I joined another lease this year, but have yet to sit and hunt. I’m planning to go on the second week of December and again will be hunting with Dad’s gun. Maybe he will guide a good deer my way once again.
Many of the sentiments you expressed in your article are ones I have experienced as well, and I wrote the following words to capture them. I shared them with family members as we gathered to say goodbye to my brother, Paul Batchelder (author of two TF&G-published books, “101 Kayak Launching Points” and “Where Can I Fish?”).
“I could write for hours about Paul, He was my best friend and mentor. He was the best man at my wedding. He was my big brother. He was a teacher and a leader. I am blessed to have known him and to have spent so many meaningful hours together.
“Whether we were playing tag in our backyard, flying kites, or fishing for perch and rock bass along the rocky shores of Lake Champlain, we always seemed to be doing it together. We had our share of fights but shared a room until high school and had to work out our differences by the end of each day. We worked together and confided to each other about all the things teenage boys care about – girls, cars, and what the future held for each of us. Paul’s college career didn’t last long but he encouraged me to finish even when I was ready to quit.
“Paul enjoyed fishing nearly as much as I do. He taught me how to tie a ‘fisherman’s knot’ and introduced me to all the latest lures. He taught me how to catch bass with the Big Green (senko) Worm, how to work a crankbait and when to throw a buzzbait.
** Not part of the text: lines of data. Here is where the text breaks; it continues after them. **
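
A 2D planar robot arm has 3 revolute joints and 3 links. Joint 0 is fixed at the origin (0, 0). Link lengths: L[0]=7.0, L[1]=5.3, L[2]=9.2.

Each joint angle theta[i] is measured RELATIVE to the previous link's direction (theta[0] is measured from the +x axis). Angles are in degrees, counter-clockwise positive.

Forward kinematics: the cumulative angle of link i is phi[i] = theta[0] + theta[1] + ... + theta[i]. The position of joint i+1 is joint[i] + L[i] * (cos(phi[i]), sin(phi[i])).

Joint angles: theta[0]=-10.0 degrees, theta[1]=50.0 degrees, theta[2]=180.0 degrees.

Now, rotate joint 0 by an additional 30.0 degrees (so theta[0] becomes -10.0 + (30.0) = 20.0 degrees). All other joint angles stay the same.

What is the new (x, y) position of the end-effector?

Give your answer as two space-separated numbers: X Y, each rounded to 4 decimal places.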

“We fished in Lake Champlain, McNab Lake, Lake Estes, and Evans Lake. We fished in Mud Creek, Snake Creek, and Daniels Creek. We fished many rivers like the Missisquoi, the Big Thompson, the Little Red, the Provo, the Green, the Texas Colorado, and the East Fork of the San Jacinto. We fished Turtle Bay, Palacios Bay, Galveston Bay, and Baffin Bay. We fished Aransas Pass, San Luis Pass and some passes I’m not supposed to disclose. I will miss our fishing trips together.”
I don’t know how well you got to know Paul, who passed away last August, but I wanted to share this with you and to let you know that I will be praying that our Heavenly Father will give you peace and comfort as you think about your dad.
EDITOR: Gentlemen, thank you so much for your kind words. John your note about Paul was very moving. Thank you all for the response to what was a very personal article that I felt others needed to hear.